“The Black Marilyn Monroe,” was what people called Joyce Bryant. She was “The Bronze Blond Bombshell,” and—in the title of an upcoming documentary—The Lost Diva. As the last of these titles suggest, her legendary status as an African-American vocalist, actress, and sex symbol has faded from public memory. But there is much worth remembering about the Hollywood entertainer—despite her since-dimmed star, yet another of her nicknames was “The Voice You’ll Always Remember.”
Joyce Bryant: The Early Years
Born in Oakland in 1927 and raised in San Francisco, Bryant came from a strict Seventh-Day Adventist family and dreamed of being a sociologist. But the African American woman’s career path changed in 1946 when she joined a sing-along at a Los Angeles nightclub on a dare. Impressed with her performance, the club offered her $25 dollars to perform again, money which she used to buy her ticket home.
Soon she began taking nightclub performer gigs across the country, including a $400-a-week regular spot at a nightclub in New York City, making a name for herself as a belter with an incredible four-and-a-half octave range.
One night, she found herself on the same bill as famous French singer Josephine Baker.
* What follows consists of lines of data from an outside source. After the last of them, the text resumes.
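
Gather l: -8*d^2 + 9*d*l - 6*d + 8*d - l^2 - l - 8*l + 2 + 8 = -8*d^2 + 2*d - l^2 + l*(9*d - 9) + 10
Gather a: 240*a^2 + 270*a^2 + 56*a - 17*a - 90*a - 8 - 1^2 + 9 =510*a^2 - 51*a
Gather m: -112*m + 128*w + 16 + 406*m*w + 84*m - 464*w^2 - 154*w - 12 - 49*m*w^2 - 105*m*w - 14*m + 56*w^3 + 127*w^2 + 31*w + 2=m*(-49*w^2 + 301*w - 42) + 56*w^3 - 337*w^2 + 5*w + 6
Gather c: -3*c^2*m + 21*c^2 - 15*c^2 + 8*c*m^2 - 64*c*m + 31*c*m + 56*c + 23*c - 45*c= c^2*(6 - 3*m) + c*(8*m^2 - 33*m + 34)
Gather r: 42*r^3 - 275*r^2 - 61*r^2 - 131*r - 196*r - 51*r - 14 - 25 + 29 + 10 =42*r^3 - 336*r^2 - 378*r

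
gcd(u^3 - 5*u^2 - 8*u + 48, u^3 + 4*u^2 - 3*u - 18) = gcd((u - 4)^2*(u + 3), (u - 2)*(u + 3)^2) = u + 3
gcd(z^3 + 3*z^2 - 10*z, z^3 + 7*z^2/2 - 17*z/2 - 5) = z^2 + 3*z - 10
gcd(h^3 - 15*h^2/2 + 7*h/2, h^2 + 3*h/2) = h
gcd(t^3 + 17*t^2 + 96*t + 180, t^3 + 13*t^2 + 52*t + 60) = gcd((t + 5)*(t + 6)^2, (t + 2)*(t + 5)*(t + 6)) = t^2 + 11*t + 30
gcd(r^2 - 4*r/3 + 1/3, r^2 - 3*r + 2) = r - 1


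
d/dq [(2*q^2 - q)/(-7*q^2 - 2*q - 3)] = (-11*q^2 - 12*q + 3)/(49*q^4 + 28*q^3 + 46*q^2 + 12*q + 9)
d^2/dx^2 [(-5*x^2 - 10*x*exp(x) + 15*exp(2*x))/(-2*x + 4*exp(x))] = (10*x^3 - 10*x^2*exp(x) + 45*x*exp(2*x) - 50*x*exp(x) - 30*exp(3*x) + 25*exp(x))*exp(x)/(x^3 - 6*x^2*exp(x) + 12*x*exp(2*x) - 8*exp(3*x))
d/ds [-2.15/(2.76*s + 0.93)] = 5.934/(2.76*s + 0.93)^2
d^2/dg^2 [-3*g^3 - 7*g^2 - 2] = -18*g - 14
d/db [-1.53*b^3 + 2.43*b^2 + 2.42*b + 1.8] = -4.59*b^2 + 4.86*b + 2.42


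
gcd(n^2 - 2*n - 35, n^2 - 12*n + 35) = n - 7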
Unwilling to allow Baker to upstage her, Bryant dyed her hair silver with radiator paint. Along with tight mermaid dresses designed by Zelda Wynn Valdes, her silver hair became a part of her signature look. Her unique style look would contribute to her reputation as a sex icon, earning her a spread in Life Magazine and leading Ebony to declare her one of “The Five Most Beautiful Black Women in the World” in 1954.
Bryant’s Rise to Stardom
She soon released a series of records and two of her songs, “Love For Sale” and “Drunk with Love” were quickly banned from radio stations for their provocative lyrics. Ironically, Baker would note, her best-selling songs were the ones most often banned.
The peak of her career was in the late 1940s and early 1950s, an era when racial inequality in the United States made show business difficult for African-Americans—and black women in particular. When she became the first African-American singer to perform at the Miami Beach Hotel in 1952, the local Klu Klux Klan burned her in effigy. But Bryant took a firm stance on civil rights, publicly advocating against the Jim Crow laws that barred black artists from many performance spaces.
Joyce Bryant abandoned her career at the peak of her fame in 1955, however, citing physical stress and what she saw as the “sinful” nature of show business. She dedicated her life to the Mormon church of her childhood, as well as the fight for civil rights. When the Seventh Day Adventist Church refused to offer support to the Civil Rights Movement, however, her career again U-turned back to singing.
This time, however, Bryant attended Howard University to become a classical vocalist. Abandoning her flashy persona, Bryant began touring the world with opera companies instead and eventually took up work as a vocal coach. Walking away from her stardom means Bryant will probably remain largely forgotten. But her story is that of a black performer who lived by her principles, in an era that made doing so nearly impossible.